🤖 AI Summary
Visible-light–infrared person re-identification (VI-ReID) suffers from significant modality discrepancy, yet existing methods overemphasize modality-invariant features while neglecting the discriminative value of modality-specific identity cues. To address this, we propose an identity-cue-driven cross-modal learning framework. First, a multi-perceptive feature refinement module explicitly models subtle, often-overlooked modality-specific attributes. Second, a semantic distillation cascaded enhancement mechanism jointly optimizes both modality-invariant and modality-specific representations. Third, an identity-cue-guided loss is introduced to enhance discriminability and diversity in the feature space. Our method integrates shallow-feature aggregation with knowledge distillation strategies. Extensive experiments on standard benchmarks—including SYSU-MM01 and RegDB—demonstrate substantial improvements over state-of-the-art methods, validating the critical role of modality-specific identity knowledge in advancing VI-ReID performance.
📝 Abstract
Visible-Infrared Person Re-Identification (VI-ReID) is a challenging cross-modal matching task due to significant modality discrepancies.
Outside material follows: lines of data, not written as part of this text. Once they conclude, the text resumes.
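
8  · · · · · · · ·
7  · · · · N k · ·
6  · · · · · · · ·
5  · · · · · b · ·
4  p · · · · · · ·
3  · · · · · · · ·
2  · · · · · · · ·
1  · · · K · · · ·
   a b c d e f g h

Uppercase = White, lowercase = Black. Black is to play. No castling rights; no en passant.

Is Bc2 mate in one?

no

After Bc2: white king on d1; in check: yes, from the black bishop on c2.
White has 5 legal replies: Ke2, Kd2, Kxc2, Ke1, Kc1.
In check but a legal move exists → not checkmate.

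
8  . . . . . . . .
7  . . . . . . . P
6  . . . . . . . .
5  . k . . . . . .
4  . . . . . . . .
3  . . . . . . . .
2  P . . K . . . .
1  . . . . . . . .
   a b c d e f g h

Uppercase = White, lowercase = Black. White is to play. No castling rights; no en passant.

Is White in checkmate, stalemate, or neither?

neither

White to move; white king on d2.
In check: no.
Legal moves for White: Ke3, Kd3, Kc3, Ke2, Kc2, Ke1, Kd1, Kc1, h8=Q, h8=R, h8=B, h8=N, a3, a4+.
White has 14 legal moves and is not in check → neither.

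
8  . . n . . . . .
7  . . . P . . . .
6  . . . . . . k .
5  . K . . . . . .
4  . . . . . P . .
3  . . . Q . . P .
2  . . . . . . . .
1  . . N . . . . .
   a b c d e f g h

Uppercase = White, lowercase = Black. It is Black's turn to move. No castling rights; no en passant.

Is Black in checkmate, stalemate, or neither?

neither

Black to move; black king on g6.
In check: yes, from the white queen on d3.
King squares — f5: attacked by Qd3; g5: attacked by Pf4; h5: available; f6: available; h6: available; f7: available; g7: available; h7: attacked by Qd3.
Legal moves for Black: Kg7, Kf7, Kh6, Kf6, Kh5.
Black is in check but has 5 legal moves → neither.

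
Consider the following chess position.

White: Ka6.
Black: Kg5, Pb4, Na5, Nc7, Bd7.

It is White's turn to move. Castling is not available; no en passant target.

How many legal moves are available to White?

3

White to move; king on a6.
In check: yes, from the black knight on c7.
Legal moves: Ka7, Kb6, Kxa5.
Count: 3.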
While current methods mainly focus on learning modality-invariant features through unified embedding spaces, they often focus solely on the common discriminative semantics across modalities while disregarding the critical role of modality-specific identity-aware knowledge in discriminative feature learning. To bridge this gap, we propose a novel Identity Clue Refinement and Enhancement (ICRE) network to mine and utilize the implicit discriminative knowledge inherent in modality-specific attributes. Initially, we design a Multi-Perception Feature Refinement (MPFR) module that aggregates shallow features from shared branches, aiming to capture modality-specific attributes that are easily overlooked. Then, we propose a Semantic Distillation Cascade Enhancement (SDCE) module, which distills identity-aware knowledge from the aggregated shallow features and guide the learning of modality-invariant features. Finally, an Identity Clues Guided (ICG) Loss is proposed to alleviate the modality discrepancies within the enhanced features and promote the learning of a diverse representation space. Extensive experiments across multiple public datasets clearly show that our proposed ICRE outperforms existing SOTA methods.